A favor de la monarquía, de nuestra monarquía, se esgrimen argumentos diversos, desde el dudoso de que nos sale más barata que una presidencia de república, hasta el del recurso a ejemplos de sistemas de monarquías parlamentarias, es decir, democráticas, frente al de repúblicas bananeras o tiránicas. Siendo ambos argumentos inductivos, el primero es indemostrable, dada la opacidad que protege a la Casa Real, y el segundo es falaz porque pueden aducirse ejemplos de lo contrario, es decir, de monarquías tiránicas y de repúblicas democráticas.

No obstante, el argumento fuerte, aunque contradictorio, de nuestros monárquicos de nuevo cuño es el del papel del rey Juan Carlos y, ligado a él, el del carácter útil de esta monarquía.

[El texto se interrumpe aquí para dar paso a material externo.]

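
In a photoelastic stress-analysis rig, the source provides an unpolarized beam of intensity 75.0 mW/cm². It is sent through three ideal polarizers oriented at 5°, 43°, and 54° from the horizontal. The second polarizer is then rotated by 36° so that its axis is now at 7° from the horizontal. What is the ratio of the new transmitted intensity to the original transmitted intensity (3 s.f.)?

Before rotation:
Unpolarized light through the first polarizer → I₁ = ½ I₀, now polarized at 5°.
I₂ = I₁ cos²(43° − 5°) = 0.5 I₀ · cos²(38°) = 0.3105 I₀.
I₃ = I₂ cos²(54° − 43°) = 0.3105 I₀ · cos²(11°) = 0.2992 I₀.
After rotation:
Unpolarized light through the first polarizer → I₁ = ½ I₀, now polarized at 5°.
I₂ = I₁ cos²(7° − 5°) = 0.5 I₀ · cos²(2°) = 0.4994 I₀.
I₃ = I₂ cos²(54° − 7°) = 0.4994 I₀ · cos²(47°) = 0.2323 I₀.
Ratio = 0.2323 / 0.2992 = 0.7764.

I_new/I_old ≈ 0.776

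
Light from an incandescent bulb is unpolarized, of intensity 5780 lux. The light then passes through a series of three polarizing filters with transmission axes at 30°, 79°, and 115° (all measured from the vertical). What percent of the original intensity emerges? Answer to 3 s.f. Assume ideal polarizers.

Unpolarized light through the first polarizer → I₁ = 5780 lux/2 = 2890 lux, polarized at 30°.
I₂ = I₁ · cos²(49°) = 2890 · 0.4304 = 1244 lux.
I₃ = I₂ · cos²(36°) = 1244 · 0.6545 = 814.1 lux.
That is 14.09% of the incident intensity.

≈ 14.1%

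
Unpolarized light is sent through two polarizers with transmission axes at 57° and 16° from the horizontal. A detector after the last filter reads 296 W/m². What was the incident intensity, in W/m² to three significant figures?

I₀ ≈ 1040 W/m²

Unpolarized light through the first polarizer → I₁ = ½ I₀, now polarized at 57°.
I₂ = I₁ cos²(16° − 57°) = 0.5 I₀ · cos²(41°) = 0.2848 I₀.
So 296 W/m² = 0.2848 I₀, giving I₀ = 296/0.2848 = 1039 W/m².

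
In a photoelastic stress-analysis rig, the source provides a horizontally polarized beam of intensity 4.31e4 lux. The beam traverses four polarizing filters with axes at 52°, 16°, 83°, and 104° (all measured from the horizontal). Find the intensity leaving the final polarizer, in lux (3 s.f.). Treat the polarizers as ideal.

I ≈ 1420 lux

I₁ = 4.31e4 lux · cos²(52°) = 1.634e+04 lux.
I₂ = I₁ · cos²(36°) = 1.634e+04 · 0.6545 = 1.069e+04 lux.
I₃ = I₂ · cos²(67°) = 1.069e+04 · 0.1527 = 1632 lux.
I₄ = I₃ · cos²(21°) = 1632 · 0.8716 = 1423 lux.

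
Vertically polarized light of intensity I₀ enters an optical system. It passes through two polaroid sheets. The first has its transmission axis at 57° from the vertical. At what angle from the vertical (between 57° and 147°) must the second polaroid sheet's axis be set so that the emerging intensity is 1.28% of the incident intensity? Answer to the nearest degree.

θ ≈ 135°

I₁ = I₀ cos²(57° − 0°) = I₀ cos²(57°) = 0.2966 I₀.
Need I₂/I₀ = 0.0128, so cos²(θ − 57°) = 0.0128 / 0.2966 = 0.04315.
θ − 57° = arccos(√0.04315) = 78.0°, giving θ ≈ 57 + 78.0 = 135.0°.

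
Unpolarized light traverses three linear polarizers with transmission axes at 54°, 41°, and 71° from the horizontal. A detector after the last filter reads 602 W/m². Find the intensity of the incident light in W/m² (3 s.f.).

I₀ ≈ 1690 W/m²

Unpolarized light through the first polarizer → I₁ = ½ I₀, now polarized at 54°.
I₂ = I₁ cos²(41° − 54°) = 0.5 I₀ · cos²(13°) = 0.4747 I₀.
I₃ = I₂ cos²(71° − 41°) = 0.4747 I₀ · cos²(30°) = 0.356 I₀.
So 602 W/m² = 0.356 I₀, giving I₀ = 602/0.356 = 1691 W/m².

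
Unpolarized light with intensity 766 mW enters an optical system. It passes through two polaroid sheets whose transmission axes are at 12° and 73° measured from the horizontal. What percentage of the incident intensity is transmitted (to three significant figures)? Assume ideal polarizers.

≈ 11.8%

Unpolarized light through the first polarizer → I₁ = 766 mW/2 = 383 mW, polarized at 12°.
I₂ = I₁ · cos²(61°) = 383 · 0.235 = 90.02 mW.
That is 11.75% of the incident intensity.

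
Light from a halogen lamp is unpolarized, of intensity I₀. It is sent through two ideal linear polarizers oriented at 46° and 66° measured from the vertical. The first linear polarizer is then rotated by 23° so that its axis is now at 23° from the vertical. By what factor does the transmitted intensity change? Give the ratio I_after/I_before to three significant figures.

Before rotation:
Unpolarized light through the first polarizer → I₁ = ½ I₀, now polarized at 46°.
I₂ = I₁ cos²(66° − 46°) = 0.5 I₀ · cos²(20°) = 0.4415 I₀.
After rotation:
Unpolarized light through the first polarizer → I₁ = ½ I₀, now polarized at 23°.
I₂ = I₁ cos²(66° − 23°) = 0.5 I₀ · cos²(43°) = 0.2674 I₀.
Ratio = 0.2674 / 0.4415 = 0.6057.

I_new/I_old ≈ 0.606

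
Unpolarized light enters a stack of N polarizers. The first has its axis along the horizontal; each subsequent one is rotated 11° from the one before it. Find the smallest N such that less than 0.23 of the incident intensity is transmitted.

N = 22

First polarizer halves the unpolarized light: factor 1/2.
Each further stage multiplies by cos²(11°) = 0.9636.
After N polarizers: T = 0.5·0.9636^(N−1). Require T < 0.23 ⇒ N−1 > ln(0.23/0.5)/ln(0.9636) = 20.94, so N−1 ≥ 21 and N = 22.
Check: N=22 gives T = 0.2295 < 0.23; N=21 gives T = 0.2381.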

Según esa versión de nuestra historia contemporánea, la democracia que hoy tenemos se la debemos doblemente a él, pues él nos la trajo y él la salvó la noche del 23 de febrero de 1981.

Este argumento fuerte tiene, sin embargo, puntos débiles. El primero, sorprendente, es que los documentos que demostrarían el papel salvador del rey la noche del 23F se mantienen clasificados, lo que imposibilita su consulta y, en consecuencia, el conocimiento de la verdad, que tal vez sea la que nos cuentan, pero entonces ¿por qué no salen a la luz pública? Otro fallo del argumento es que, al basarse en la mera autoridad personal del rey, no justifica el carácter hereditario de la monarquía ni legitima que su hijo herede el título de rey ni la jefatura del Estado.

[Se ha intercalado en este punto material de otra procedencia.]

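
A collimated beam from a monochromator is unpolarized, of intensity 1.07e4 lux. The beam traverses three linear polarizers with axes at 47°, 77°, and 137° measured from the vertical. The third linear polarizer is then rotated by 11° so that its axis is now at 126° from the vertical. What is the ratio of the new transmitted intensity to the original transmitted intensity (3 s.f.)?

Before rotation:
Unpolarized light through the first polarizer → I₁ = ½ I₀, now polarized at 47°.
I₂ = I₁ cos²(77° − 47°) = 0.5 I₀ · cos²(30°) = 0.375 I₀.
I₃ = I₂ cos²(137° − 77°) = 0.375 I₀ · cos²(60°) = 0.09375 I₀.
After rotation:
Unpolarized light through the first polarizer → I₁ = ½ I₀, now polarized at 47°.
I₂ = I₁ cos²(77° − 47°) = 0.5 I₀ · cos²(30°) = 0.375 I₀.
I₃ = I₂ cos²(126° − 77°) = 0.375 I₀ · cos²(49°) = 0.1614 I₀.
Ratio = 0.1614 / 0.09375 = 1.722.

I_new/I_old ≈ 1.72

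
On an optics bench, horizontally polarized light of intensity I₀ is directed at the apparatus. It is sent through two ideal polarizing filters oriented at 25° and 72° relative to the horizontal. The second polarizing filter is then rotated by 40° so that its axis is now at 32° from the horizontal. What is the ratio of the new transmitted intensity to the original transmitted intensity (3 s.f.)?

Before rotation:
I₁ = I₀ cos²(25° − 0°) = I₀ cos²(25°) = 0.8214 I₀.
I₂ = I₁ cos²(72° − 25°) = 0.8214 I₀ · cos²(47°) = 0.382 I₀.
After rotation:
I₁ = I₀ cos²(25° − 0°) = I₀ cos²(25°) = 0.8214 I₀.
I₂ = I₁ cos²(32° − 25°) = 0.8214 I₀ · cos²(7°) = 0.8092 I₀.
Ratio = 0.8092 / 0.382 = 2.118.

I_new/I_old ≈ 2.12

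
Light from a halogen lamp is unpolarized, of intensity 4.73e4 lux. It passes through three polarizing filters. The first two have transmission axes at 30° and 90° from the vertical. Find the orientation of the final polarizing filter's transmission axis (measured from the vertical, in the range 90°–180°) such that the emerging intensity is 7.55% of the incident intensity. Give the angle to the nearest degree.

Unpolarized light through the first polarizer → I₁ = ½ I₀, now polarized at 30°.
I₂ = I₁ cos²(90° − 30°) = 0.5 I₀ · cos²(60°) = 0.125 I₀.
Need I₃/I₀ = 0.0755, so cos²(θ − 90°) = 0.0755 / 0.125 = 0.604.
θ − 90° = arccos(√0.604) = 39.0°, giving θ ≈ 90 + 39.0 = 129.0°.

θ ≈ 129°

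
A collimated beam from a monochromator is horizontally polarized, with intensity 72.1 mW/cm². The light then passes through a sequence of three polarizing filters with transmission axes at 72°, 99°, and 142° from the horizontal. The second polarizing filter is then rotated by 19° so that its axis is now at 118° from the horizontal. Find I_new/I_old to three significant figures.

I_new/I_old ≈ 0.948

Before rotation:
I₁ = I₀ cos²(72° − 0°) = I₀ cos²(72°) = 0.09549 I₀.
I₂ = I₁ cos²(99° − 72°) = 0.09549 I₀ · cos²(27°) = 0.07581 I₀.
I₃ = I₂ cos²(142° − 99°) = 0.07581 I₀ · cos²(43°) = 0.04055 I₀.
After rotation:
I₁ = I₀ cos²(72° − 0°) = I₀ cos²(72°) = 0.09549 I₀.
I₂ = I₁ cos²(118° − 72°) = 0.09549 I₀ · cos²(46°) = 0.04608 I₀.
I₃ = I₂ cos²(142° − 118°) = 0.04608 I₀ · cos²(24°) = 0.03846 I₀.
Ratio = 0.03846 / 0.04055 = 0.9484.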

Para justificar lo injustificable, se acude a otro argumento, la normalidad de la sucesión y a ello se añade como refuerzo la preparación del príncipe, futuro rey Felipe VI. Sin embargo, lo que se presenta como una virtud es, en realidad, un privilegio. Desde esa posición suya de privilegio lo normal es que esté preparado, de lo contrario habríamos tirado el dinero que nos ha costado su formación. La pregunta, sin embargo, es otra: ¿No hay otras personas tan preparadas o más que él? Y si no es así ¿por qué no las hay? Otra pregunta, ¿por qué se permite una subida de las tasas universitarias que excluyen a muchos jóvenes impidiéndoles alcanzar una formación que les valdría incluso para ser príncipes del reino o presidentes de la república?

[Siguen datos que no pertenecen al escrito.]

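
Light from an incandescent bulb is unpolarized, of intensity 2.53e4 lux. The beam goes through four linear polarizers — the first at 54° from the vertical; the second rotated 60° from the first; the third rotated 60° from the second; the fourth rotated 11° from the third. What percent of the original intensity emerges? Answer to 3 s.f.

≈ 3.01%

Unpolarized light through the first polarizer → I₁ = 2.53e4 lux/2 = 1.265e+04 lux, polarized at 54°.
I₂ = I₁ · cos²(60°) = 1.265e+04 · 0.25 = 3163 lux.
I₃ = I₂ · cos²(60°) = 3163 · 0.25 = 790.6 lux.
I₄ = I₃ · cos²(11°) = 790.6 · 0.9636 = 761.8 lux.
That is 3.011% of the incident intensity.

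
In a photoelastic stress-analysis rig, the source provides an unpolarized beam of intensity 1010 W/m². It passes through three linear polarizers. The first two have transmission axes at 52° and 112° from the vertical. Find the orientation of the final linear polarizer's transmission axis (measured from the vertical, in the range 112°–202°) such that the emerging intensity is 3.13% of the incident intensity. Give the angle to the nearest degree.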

En definitiva, que la derecha se aferre a esta monarquía se comprende porque ella le garantizó y le sigue garantizando el disfrute de los beneficios que se derivan del poder. Otro tanto podría decirse del PSOE que, sin embargo, no sale tan impoluto de la prueba. El PSOE vendió su alma y quedó atrapado en los entresijos de aquellos pactos de la transición. Fue entonces seguramente cuando dejó de ser un partido socialista y republicano y, en palabras de Felipe González, se convirtió en un partido "accidentalista". Hoy por hoy, ese accidentalismo destila un combinado entre república y monarquía que recuerda a la letra de aquel bolero que preguntaba cómo se puede amar a dos mujeres a la vez y no estar loco.

Hace casi cuarenta años puede que la monarquía fuera útil, aunque lo cierto es que no hubo otra opción. Pero ahora quienes fraguaron los pactos deberían abrir los ojos y ver que la etapa de la Transición pertenece al pasado y que hoy, los ciudadanos exigimos legítimamente más democracia y que en democracia no se heredan ni las funciones ni los cargos ni las representaciones. Por eso es necesaria una consulta ciudadana. Claro que antes deberíamos tener acceso al conocimiento de las zonas oscuras de nuestra monarquía. Para poder votar con criterio.